Armed with a message to the bank that it is time to get off the fence and announce its decision on whether or not they will fund Gunns’ environmentally damaging pulp mill, The Wilderness Society’s ‘Pulpettes’ will demonstrate their disappointment in front of lunchtime crowds at 1.30pm on the corner of Elizabeth and Collins St in Melbourne’s CBD.
“People deserve to know once and for all whether or not the ANZ is going to fund Gunns’ pulp mill,” said Pulp Mill Campaigner for The Wilderness Society Vica Bayley.
“We have heard from an ANZ branch staff member at our protests in Melbourne that the bank has already made a decision not to fund the pulp mill, yet publicly the bank is saying its assessment is ongoing,” Mr Bayley said.
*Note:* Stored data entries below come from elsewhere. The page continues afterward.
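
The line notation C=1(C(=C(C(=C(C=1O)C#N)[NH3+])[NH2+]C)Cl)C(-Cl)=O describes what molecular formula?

Heavy atoms from the SMILES: 9 C, 2 Cl, 3 N, 2 O.
Implicit hydrogens by atom environment:
  6 × C (aromatic): no H
  2 × C: no H
  2 × Cl: no H
  1 × C: 3 H
  1 × N (charge +1): 3 H
  1 × N (charge +1): 2 H
  1 × N: no H
  1 × O: 1 H
  1 × O: no H
  Total hydrogens = 9.
Net charge +2.
Molecular formula: [C9H9Cl2N3O2]2+

[C9H9Cl2N3O2]2+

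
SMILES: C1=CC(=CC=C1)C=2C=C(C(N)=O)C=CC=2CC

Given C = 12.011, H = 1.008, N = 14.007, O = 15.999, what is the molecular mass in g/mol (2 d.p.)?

225.29

Molecular formula: C15H15NO.
M = 15×12.011 + 15×1.008 + 1×14.007 + 1×15.999 = 225.29 g/mol.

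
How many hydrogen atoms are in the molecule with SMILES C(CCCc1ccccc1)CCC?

Hydrogens are implicit in SMILES; fill each atom to its normal valence:
  6 × C: 2 H each → 12
  5 × C (aromatic): 1 H each → 5
  1 × C: 3 H
  1 × C (aromatic): no H
  Total hydrogens = 20.

20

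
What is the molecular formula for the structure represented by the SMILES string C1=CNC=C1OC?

C5H7NO

Heavy atoms from the SMILES: 5 C, 1 N, 1 O.
Implicit hydrogens by atom environment:
  3 × C (aromatic): 1 H each → 3
  1 × C: 3 H
  1 × C (aromatic): no H
  1 × N (aromatic): 1 H
  1 × O: no H
  Total hydrogens = 7.
Molecular formula: C5H7NO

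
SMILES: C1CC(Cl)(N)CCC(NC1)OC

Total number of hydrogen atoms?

17

Hydrogens are implicit in SMILES; fill each atom to its normal valence:
  5 × C: 2 H each → 10
  1 × C: 3 H
  1 × C: 1 H
  1 × C: no H
  1 × Cl: no H
  1 × N: 2 H
  1 × N: 1 H
  1 × O: no H
  Total hydrogens = 17.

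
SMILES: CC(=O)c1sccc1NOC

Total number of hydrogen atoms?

9

Hydrogens are implicit in SMILES; fill each atom to its normal valence:
  2 × C: 3 H each → 6
  2 × C (aromatic): 1 H each → 2
  2 × C (aromatic): no H
  2 × O: no H
  1 × C: no H
  1 × N: 1 H
  1 × S (aromatic): no H
  Total hydrogens = 9.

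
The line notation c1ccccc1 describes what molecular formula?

Heavy atoms from the SMILES: 6 C.
Implicit hydrogens by atom environment:
  6 × C (aromatic): 1 H each → 6
  Total hydrogens = 6.
Molecular formula: C6H6

C6H6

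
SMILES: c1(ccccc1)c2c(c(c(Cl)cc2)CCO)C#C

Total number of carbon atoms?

The symbol for carbon appears 16 times in the SMILES. Lowercase c denotes aromatic carbon and counts toward C.

16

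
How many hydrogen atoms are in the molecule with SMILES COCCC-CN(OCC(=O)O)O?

15

Hydrogens are implicit in SMILES; fill each atom to its normal valence:
  5 × C: 2 H each → 10
  3 × O: no H
  2 × O: 1 H each → 2
  1 × C: 3 H
  1 × C: no H
  1 × N: no H
  Total hydrogens = 15.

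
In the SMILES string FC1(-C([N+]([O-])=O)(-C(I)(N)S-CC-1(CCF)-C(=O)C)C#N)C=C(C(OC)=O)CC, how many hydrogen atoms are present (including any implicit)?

20

Hydrogens are implicit in SMILES; fill each atom to its normal valence:
  8 × C: no H
  4 × C: 2 H each → 8
  4 × O: no H
  3 × C: 3 H each → 9
  2 × F: no H
  1 × C: 1 H
  1 × I: no H
  1 × N: 2 H
  1 × N (charge +1): no H
  1 × N: no H
  1 × O (charge -1): no H
  1 × S: no H
  Total hydrogens = 20.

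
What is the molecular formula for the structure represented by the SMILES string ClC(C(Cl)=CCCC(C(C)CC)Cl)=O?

C10H15Cl3O

Heavy atoms from the SMILES: 10 C, 3 Cl, 1 O.
Implicit hydrogens by atom environment:
  3 × C: 2 H each → 6
  3 × C: 1 H each → 3
  3 × Cl: no H
  2 × C: 3 H each → 6
  2 × C: no H
  1 × O: no H
  Total hydrogens = 15.
Molecular formula: C10H15Cl3O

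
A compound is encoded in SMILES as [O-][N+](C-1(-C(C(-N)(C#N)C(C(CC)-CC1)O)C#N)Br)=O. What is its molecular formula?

C11H15BrN4O3

Heavy atoms from the SMILES: 1 Br, 11 C, 4 N, 3 O.
Implicit hydrogens by atom environment:
  4 × C: no H
  3 × C: 2 H each → 6
  3 × C: 1 H each → 3
  2 × N: no H
  1 × Br: no H
  1 × C: 3 H
  1 × N: 2 H
  1 × N (charge +1): no H
  1 × O: 1 H
  1 × O: no H
  1 × O (charge -1): no H
  Total hydrogens = 15.
Molecular formula: C11H15BrN4O3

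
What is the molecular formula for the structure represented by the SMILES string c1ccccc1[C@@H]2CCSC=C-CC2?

Heavy atoms from the SMILES: 13 C, 1 S.
Implicit hydrogens by atom environment:
  5 × C (aromatic): 1 H each → 5
  4 × C: 2 H each → 8
  3 × C: 1 H each → 3
  1 × C (aromatic): no H
  1 × S: no H
  Total hydrogens = 16.
Molecular formula: C13H16S

C13H16S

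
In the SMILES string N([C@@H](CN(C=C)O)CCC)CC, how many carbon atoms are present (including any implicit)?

9

The symbol for carbon appears 9 times in the SMILES.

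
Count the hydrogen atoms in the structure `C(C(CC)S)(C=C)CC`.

16

Hydrogens are implicit in SMILES; fill each atom to its normal valence:
  3 × C: 2 H each → 6
  3 × C: 1 H each → 3
  2 × C: 3 H each → 6
  1 × S: 1 H
  Total hydrogens = 16.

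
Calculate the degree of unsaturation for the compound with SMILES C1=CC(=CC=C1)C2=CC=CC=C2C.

Molecular formula from the SMILES: C13H12.
DoU = (2C + 2 + N − H − X)/2 = (2·13 + 2 + 0 − 12 − 0)/2 = 16/2 = 8.
(Structurally: 2 ring(s) + 6 π bond(s) = 8.)

8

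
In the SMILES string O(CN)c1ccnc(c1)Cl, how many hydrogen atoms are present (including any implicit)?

Hydrogens are implicit in SMILES; fill each atom to its normal valence:
  3 × C (aromatic): 1 H each → 3
  2 × C (aromatic): no H
  1 × C: 2 H
  1 × Cl: no H
  1 × N: 2 H
  1 × N (aromatic): no H
  1 × O: no H
  Total hydrogens = 7.

7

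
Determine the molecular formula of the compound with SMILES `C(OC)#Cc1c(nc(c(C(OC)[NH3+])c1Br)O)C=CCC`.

C14H18BrN2O3+

Heavy atoms from the SMILES: 1 Br, 14 C, 2 N, 3 O.
Implicit hydrogens by atom environment:
  5 × C (aromatic): no H
  3 × C: 3 H each → 9
  3 × C: 1 H each → 3
  2 × C: no H
  2 × O: no H
  1 × Br: no H
  1 × C: 2 H
  1 × N (charge +1): 3 H
  1 × N (aromatic): no H
  1 × O: 1 H
  Total hydrogens = 18.
Net charge +1.
Molecular formula: C14H18BrN2O3+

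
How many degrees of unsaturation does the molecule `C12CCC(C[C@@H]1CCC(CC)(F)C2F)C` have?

Molecular formula from the SMILES: C13H22F2.
DoU = (2C + 2 + N − H − X)/2 = (2·13 + 2 + 0 − 22 − 2)/2 = 4/2 = 2.
(Structurally: 2 ring(s) + 0 π bond(s) = 2.)

2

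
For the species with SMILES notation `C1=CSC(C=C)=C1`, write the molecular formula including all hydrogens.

C6H6S

Heavy atoms from the SMILES: 6 C, 1 S.
Implicit hydrogens by atom environment:
  3 × C (aromatic): 1 H each → 3
  1 × C: 2 H
  1 × C: 1 H
  1 × C (aromatic): no H
  1 × S (aromatic): no H
  Total hydrogens = 6.
Molecular formula: C6H6S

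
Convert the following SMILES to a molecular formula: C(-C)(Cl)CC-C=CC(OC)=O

Heavy atoms from the SMILES: 8 C, 1 Cl, 2 O.
Implicit hydrogens by atom environment:
  3 × C: 1 H each → 3
  2 × C: 3 H each → 6
  2 × C: 2 H each → 4
  2 × O: no H
  1 × C: no H
  1 × Cl: no H
  Total hydrogens = 13.
Molecular formula: C8H13ClO2

C8H13ClO2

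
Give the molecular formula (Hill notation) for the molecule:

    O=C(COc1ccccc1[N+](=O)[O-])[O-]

C8H6NO5-

Heavy atoms from the SMILES: 8 C, 1 N, 5 O.
Implicit hydrogens by atom environment:
  4 × C (aromatic): 1 H each → 4
  3 × O: no H
  2 × C (aromatic): no H
  2 × O (charge -1): no H
  1 × C: 2 H
  1 × C: no H
  1 × N (charge +1): no H
  Total hydrogens = 6.
Net charge -1.
Molecular formula: C8H6NO5-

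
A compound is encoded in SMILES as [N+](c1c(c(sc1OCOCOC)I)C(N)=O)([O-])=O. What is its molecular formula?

Heavy atoms from the SMILES: 8 C, 1 I, 2 N, 6 O, 1 S.
Implicit hydrogens by atom environment:
  5 × O: no H
  4 × C (aromatic): no H
  2 × C: 2 H each → 4
  1 × C: 3 H
  1 × C: no H
  1 × I: no H
  1 × N: 2 H
  1 × N (charge +1): no H
  1 × O (charge -1): no H
  1 × S (aromatic): no H
  Total hydrogens = 9.
Molecular formula: C8H9IN2O6S

C8H9IN2O6S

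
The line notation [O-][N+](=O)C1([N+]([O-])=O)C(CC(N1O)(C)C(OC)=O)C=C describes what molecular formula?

C9H13N3O7

Heavy atoms from the SMILES: 9 C, 3 N, 7 O.
Implicit hydrogens by atom environment:
  4 × O: no H
  3 × C: no H
  2 × C: 3 H each → 6
  2 × C: 2 H each → 4
  2 × C: 1 H each → 2
  2 × N (charge +1): no H
  2 × O (charge -1): no H
  1 × N: no H
  1 × O: 1 H
  Total hydrogens = 13.
Molecular formula: C9H13N3O7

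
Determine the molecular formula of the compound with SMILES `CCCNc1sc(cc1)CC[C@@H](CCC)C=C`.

Heavy atoms from the SMILES: 15 C, 1 N, 1 S.
Implicit hydrogens by atom environment:
  7 × C: 2 H each → 14
  2 × C: 3 H each → 6
  2 × C (aromatic): 1 H each → 2
  2 × C: 1 H each → 2
  2 × C (aromatic): no H
  1 × N: 1 H
  1 × S (aromatic): no H
  Total hydrogens = 25.
Molecular formula: C15H25NS

C15H25NS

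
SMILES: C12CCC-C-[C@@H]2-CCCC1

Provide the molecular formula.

C10H18

Heavy atoms from the SMILES: 10 C.
Implicit hydrogens by atom environment:
  8 × C: 2 H each → 16
  2 × C: 1 H each → 2
  Total hydrogens = 18.
Molecular formula: C10H18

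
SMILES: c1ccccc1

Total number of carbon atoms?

The symbol for carbon appears 6 times in the SMILES. Lowercase c denotes aromatic carbon and counts toward C.

6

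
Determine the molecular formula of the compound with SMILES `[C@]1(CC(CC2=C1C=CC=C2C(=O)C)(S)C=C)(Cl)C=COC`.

C17H19ClO2S

Heavy atoms from the SMILES: 17 C, 1 Cl, 2 O, 1 S.
Implicit hydrogens by atom environment:
  3 × C: 2 H each → 6
  3 × C (aromatic): 1 H each → 3
  3 × C: 1 H each → 3
  3 × C (aromatic): no H
  3 × C: no H
  2 × C: 3 H each → 6
  2 × O: no H
  1 × Cl: no H
  1 × S: 1 H
  Total hydrogens = 19.
Molecular formula: C17H19ClO2S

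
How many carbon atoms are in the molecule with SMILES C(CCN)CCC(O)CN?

The symbol for carbon appears 7 times in the SMILES.

7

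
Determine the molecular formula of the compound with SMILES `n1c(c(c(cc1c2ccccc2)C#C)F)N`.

C13H9FN2

Heavy atoms from the SMILES: 13 C, 1 F, 2 N.
Implicit hydrogens by atom environment:
  6 × C (aromatic): 1 H each → 6
  5 × C (aromatic): no H
  1 × C: 1 H
  1 × C: no H
  1 × F: no H
  1 × N: 2 H
  1 × N (aromatic): no H
  Total hydrogens = 9.
Molecular formula: C13H9FN2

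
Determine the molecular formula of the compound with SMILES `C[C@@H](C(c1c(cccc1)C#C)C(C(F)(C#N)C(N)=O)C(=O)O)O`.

C16H15FN2O4

Heavy atoms from the SMILES: 16 C, 1 F, 2 N, 4 O.
Implicit hydrogens by atom environment:
  5 × C: no H
  4 × C: 1 H each → 4
  4 × C (aromatic): 1 H each → 4
  2 × C (aromatic): no H
  2 × O: 1 H each → 2
  2 × O: no H
  1 × C: 3 H
  1 × F: no H
  1 × N: 2 H
  1 × N: no H
  Total hydrogens = 15.
Molecular formula: C16H15FN2O4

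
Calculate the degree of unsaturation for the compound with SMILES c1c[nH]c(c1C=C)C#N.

Molecular formula from the SMILES: C7H6N2.
DoU = (2C + 2 + N − H − X)/2 = (2·7 + 2 + 2 − 6 − 0)/2 = 12/2 = 6.
(Structurally: 1 ring(s) + 5 π bond(s) = 6.)

6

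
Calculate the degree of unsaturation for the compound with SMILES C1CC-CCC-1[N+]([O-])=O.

Molecular formula from the SMILES: C6H11NO2.
DoU = (2C + 2 + N − H − X)/2 = (2·6 + 2 + 1 − 11 − 0)/2 = 4/2 = 2.
(Structurally: 1 ring(s) + 1 π bond(s) = 2.)

2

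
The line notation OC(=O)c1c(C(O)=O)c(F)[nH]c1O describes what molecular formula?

Heavy atoms from the SMILES: 6 C, 1 F, 1 N, 5 O.
Implicit hydrogens by atom environment:
  4 × C (aromatic): no H
  3 × O: 1 H each → 3
  2 × C: no H
  2 × O: no H
  1 × F: no H
  1 × N (aromatic): 1 H
  Total hydrogens = 4.
Molecular formula: C6H4FNO5

C6H4FNO5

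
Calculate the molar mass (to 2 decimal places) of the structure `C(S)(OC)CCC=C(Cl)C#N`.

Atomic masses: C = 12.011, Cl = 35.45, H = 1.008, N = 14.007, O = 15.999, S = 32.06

Molecular formula: C7H10ClNOS.
M = 7×12.011 + 1×35.45 + 10×1.008 + 1×14.007 + 1×15.999 + 1×32.06 = 191.67 g/mol.

191.67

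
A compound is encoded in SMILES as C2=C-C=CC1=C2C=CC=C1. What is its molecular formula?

Heavy atoms from the SMILES: 10 C.
Implicit hydrogens by atom environment:
  8 × C (aromatic): 1 H each → 8
  2 × C (aromatic): no H
  Total hydrogens = 8.
Molecular formula: C10H8

C10H8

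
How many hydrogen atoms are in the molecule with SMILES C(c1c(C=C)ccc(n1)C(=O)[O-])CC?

Hydrogens are implicit in SMILES; fill each atom to its normal valence:
  3 × C: 2 H each → 6
  3 × C (aromatic): no H
  2 × C (aromatic): 1 H each → 2
  1 × C: 3 H
  1 × C: 1 H
  1 × C: no H
  1 × N (aromatic): no H
  1 × O: no H
  1 × O (charge -1): no H
  Total hydrogens = 12.

12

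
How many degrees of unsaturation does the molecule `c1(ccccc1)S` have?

4

Molecular formula from the SMILES: C6H6S.
DoU = (2C + 2 + N − H − X)/2 = (2·6 + 2 + 0 − 6 − 0)/2 = 8/2 = 4.
(Structurally: 1 ring(s) + 3 π bond(s) = 4.)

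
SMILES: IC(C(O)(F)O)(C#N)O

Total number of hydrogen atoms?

3

Hydrogens are implicit in SMILES; fill each atom to its normal valence:
  3 × C: no H
  3 × O: 1 H each → 3
  1 × F: no H
  1 × I: no H
  1 × N: no H
  Total hydrogens = 3.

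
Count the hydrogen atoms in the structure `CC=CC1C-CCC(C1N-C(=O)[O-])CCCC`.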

“Under the ANZ’s new forest policy, a proposed project must be able to demonstrate significant socio-economic benefits and the proposed pulp mill fails this test”, he continued.
“There are holes in the pulp mill proposal you could drive a logging truck through. Up against the ANZ’s new guidelines, it fails the test of pollution prevention, the test of community consultation and the test of not logging high conservation value forests.”
“This decision affects the lives of tens of thousands of people. The ANZ has a responsibility to be honest and inform the public if a decision has been made.”
“Obviously, if the ANZ has decided not to fund the mill, we would welcome it as an environmentally responsible decision, but we also call on the bank to make the results of its independent assessment public,” he said.